Other members of Congress agreed. One was Sam Farr (D-CA) "This appeal by the Administration is a ridiculous attempt to avoid admitting that they've failed at managing the Klamath River. Our salmon fishermen are being treated as scapegoats and enduring cuts to their season when the real problem lies with imbalanced Klamath water policies - and now the Administration is continuing to delay progress toward improvement," he said.
Dams and electricity
The federal monies that created the Klamath irrigation system are not the only federal subsidy helping Klamath farmers work in the fairly dry region in the rain shadow of the Cascades; inexpensive electricity has helped, too. But last week, the Oregon Public Utility Commission put Klamath farmers on a seven-year road to paying full market rates for electricity to pump irrigation water, ending below-market rates that began in 1917. Under an agreement with PacifiCorp, the power providing utility, Klamath farmers pay 0.6 cents per kilowatt hour; the rate generally in California is 8 cents per kilowatt hour.
This Monday, a 50-year low-cost power contract expired, and the PUC has scheduled increases of 50 percent a year for seven years.
The commission left open the possibility that farmers in the Klamath Reclamation District could get some credit on rates if they can prove they benefit PacifiCorp by sending more water down the Klamath River through hydroelectric turbines, but stated it would be difficult to prove this.
Glen Spain of the Pacific Coast Federation of Fishermen's Associations, which represents California commercial salmon fishermen, said the farmers deserve time to make the transition to higher rates, but the PUC made it clear they have no justification for below market rates that force other PacifiCorp customers to pay more.

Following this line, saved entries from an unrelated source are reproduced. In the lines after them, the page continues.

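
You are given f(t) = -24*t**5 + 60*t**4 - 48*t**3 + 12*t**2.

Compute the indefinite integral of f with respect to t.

f matches the chain-rule pattern g'(h)*h' with inner function h(t) = -t**2 + t; substituting u = h(t) collapses the integral.
Check: d/dt[-4*t**6 + 12*t**5 - 12*t**4 + 4*t**3] = -24*t**5 + 60*t**4 - 48*t**3 + 12*t**2 = f(t).

F(t) = -4*t**6 + 12*t**5 - 12*t**4 + 4*t**3 + C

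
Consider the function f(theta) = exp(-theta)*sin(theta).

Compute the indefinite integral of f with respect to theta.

F(theta) = -exp(-theta)*sin(theta)/2 - exp(-theta)*cos(theta)/2 + C

Recover f(theta) by differentiating a candidate F(theta); any mismatch rules it out.
Check: d/dtheta[-exp(-theta)*sin(theta)/2 - exp(-theta)*cos(theta)/2] = exp(-theta)*sin(theta) = f(theta).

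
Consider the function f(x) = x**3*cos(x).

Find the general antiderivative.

A first test for any F(x): its x-derivative must equal f(x) identically.
Check: d/dx[x**3*sin(x) + 3*x**2*cos(x) - 6*x*sin(x) - 6*cos(x)] = x**3*cos(x) = f(x).

F(x) = x**3*sin(x) + 3*x**2*cos(x) - 6*x*sin(x) - 6*cos(x) + C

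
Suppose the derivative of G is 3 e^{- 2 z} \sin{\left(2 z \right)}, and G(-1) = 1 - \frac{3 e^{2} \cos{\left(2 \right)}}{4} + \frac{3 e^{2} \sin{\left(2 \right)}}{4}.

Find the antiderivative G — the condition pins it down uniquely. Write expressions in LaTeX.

G(z) = \frac{\left(4 e^{2 z} - 3 \sin{\left(2 z \right)} - 3 \cos{\left(2 z \right)}\right) e^{- 2 z}}{4}

Recover the given G'(z) by differentiating a candidate G(z); any mismatch rules it out.
A general antiderivative is - \frac{3 e^{- 2 z} \sin{\left(2 z \right)}}{4} - \frac{3 e^{- 2 z} \cos{\left(2 z \right)}}{4} + C.
The condition gives C = 1 - \frac{3 e^{2} \cos{\left(2 \right)}}{4} + \frac{3 e^{2} \sin{\left(2 \right)}}{4} - (- \frac{3 e^{2} \cos{\left(2 \right)}}{4} + \frac{3 e^{2} \sin{\left(2 \right)}}{4}) = 1.
So G(z) = \frac{\left(4 e^{2 z} - 3 \sin{\left(2 z \right)} - 3 \cos{\left(2 z \right)}\right) e^{- 2 z}}{4}.
Check: d/dz[\frac{\left(4 e^{2 z} - 3 \sin{\left(2 z \right)} - 3 \cos{\left(2 z \right)}\right) e^{- 2 z}}{4}] = 3 e^{- 2 z} \sin{\left(2 z \right)} = G'(z).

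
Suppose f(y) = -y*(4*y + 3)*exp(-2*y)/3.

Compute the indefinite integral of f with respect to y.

F(y) = (8*y**2 + 14*y + 7)*exp(-2*y)/12 + C

Recognize the product-rule pattern: f = u'v + uv' with u = 2*y**2/3 + 7*y/6 + 7/12, v = exp(-2*y), so integration by parts undoes it.
Check: d/dy[(8*y**2 + 14*y + 7)*exp(-2*y)/12] = (-4*y**2 - 3*y)*exp(-2*y)/3, which equals f(y).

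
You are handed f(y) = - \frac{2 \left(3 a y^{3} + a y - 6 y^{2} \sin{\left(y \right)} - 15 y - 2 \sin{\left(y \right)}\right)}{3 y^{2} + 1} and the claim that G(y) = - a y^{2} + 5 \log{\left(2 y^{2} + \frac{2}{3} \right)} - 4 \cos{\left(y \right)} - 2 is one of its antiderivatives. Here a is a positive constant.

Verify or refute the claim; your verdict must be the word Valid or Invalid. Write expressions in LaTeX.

Valid - the claim checks out under differentiation.

d/dy[G] = \frac{- 6 a y^{3} - 2 a y + 12 y^{2} \sin{\left(y \right)} + 30 y + 4 \sin{\left(y \right)}}{3 y^{2} + 1}
This equals f(y) exactly, so the claim holds.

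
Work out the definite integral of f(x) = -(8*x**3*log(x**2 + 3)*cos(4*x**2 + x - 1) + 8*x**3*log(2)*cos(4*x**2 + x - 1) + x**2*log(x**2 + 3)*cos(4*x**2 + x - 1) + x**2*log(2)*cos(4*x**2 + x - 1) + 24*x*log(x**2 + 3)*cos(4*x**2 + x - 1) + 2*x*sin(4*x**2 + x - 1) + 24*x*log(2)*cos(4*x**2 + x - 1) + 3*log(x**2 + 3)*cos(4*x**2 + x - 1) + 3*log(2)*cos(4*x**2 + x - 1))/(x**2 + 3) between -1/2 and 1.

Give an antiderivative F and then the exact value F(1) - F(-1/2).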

Grader's association and other fishing and tribal groups have called for more than just fair market electric rates for the Klamath Basin. They urge Klamath water policy changes including removal of four old hydropower dams that block fish migration and degrade water quality below Iron Gate dam.

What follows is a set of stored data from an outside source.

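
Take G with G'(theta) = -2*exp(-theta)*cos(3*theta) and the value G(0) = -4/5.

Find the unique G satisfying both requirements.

G(theta) = (-5*exp(theta) - 3*sin(3*theta) + cos(3*theta))*exp(-theta)/5

Differentiate the proposed G(theta) back; it has to land on the given G'(theta).
A general antiderivative is -3*exp(-theta)*sin(3*theta)/5 + exp(-theta)*cos(3*theta)/5 + C.
The condition gives C = -4/5 - (1/5) = -1.
So G(theta) = (-5*exp(theta) - 3*sin(3*theta) + cos(3*theta))*exp(-theta)/5.
Check: d/dtheta[(-5*exp(theta) - 3*sin(3*theta) + cos(3*theta))*exp(-theta)/5] = -2*exp(-theta)*cos(3*theta) = G'(theta).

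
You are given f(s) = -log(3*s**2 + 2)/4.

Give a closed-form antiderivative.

An antiderivative is F(s) = -s*log(3*s**2 + 2)/4 + s/2 - sqrt(6)*atan(sqrt(6)*s/2)/6.

Recover f(s) by differentiating a candidate F(s); any mismatch rules it out.
Check: d/ds[-s*log(3*s**2 + 2)/4 + s/2 - sqrt(6)*atan(sqrt(6)*s/2)/6] = -log(3*s**2 + 2)/4 = f(s).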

The Pacific Fishery Management Council agrees. At its meeting last week, it urged removal of the Iron Gate, Copco 1, Copco 2, and J.C. Boyle dams. Although there are other dams on the Klamath River, Dr. Donald McIsaac, the council's executive director noted in a press release, they are not now being relicensed and the council did not call for their immediate removal.
"We have to look into the dam relicensing in the Klamath," DeFazio urged in Newport this Monday. "This is our one chance in 50 years, with FERC (the Federal Energy Regulatory Commission) reviewing licenses on Klamath basin dams. Later, to buy out those licenses will cost tens of millions of dollars. If we don't do it now, it will never happen. This is a unique time to make some changes. We need to get the farming industry, not just in Oregon, but also in California, the hydroelectric people, all to the table. It will take some leadership - and were not getting it from this administration."
Whatever form that takes, urged State Rep. Alan Brown (R-Newport), "there should be no winners and losers; we need something where both sides benefit. We need a permanent solution."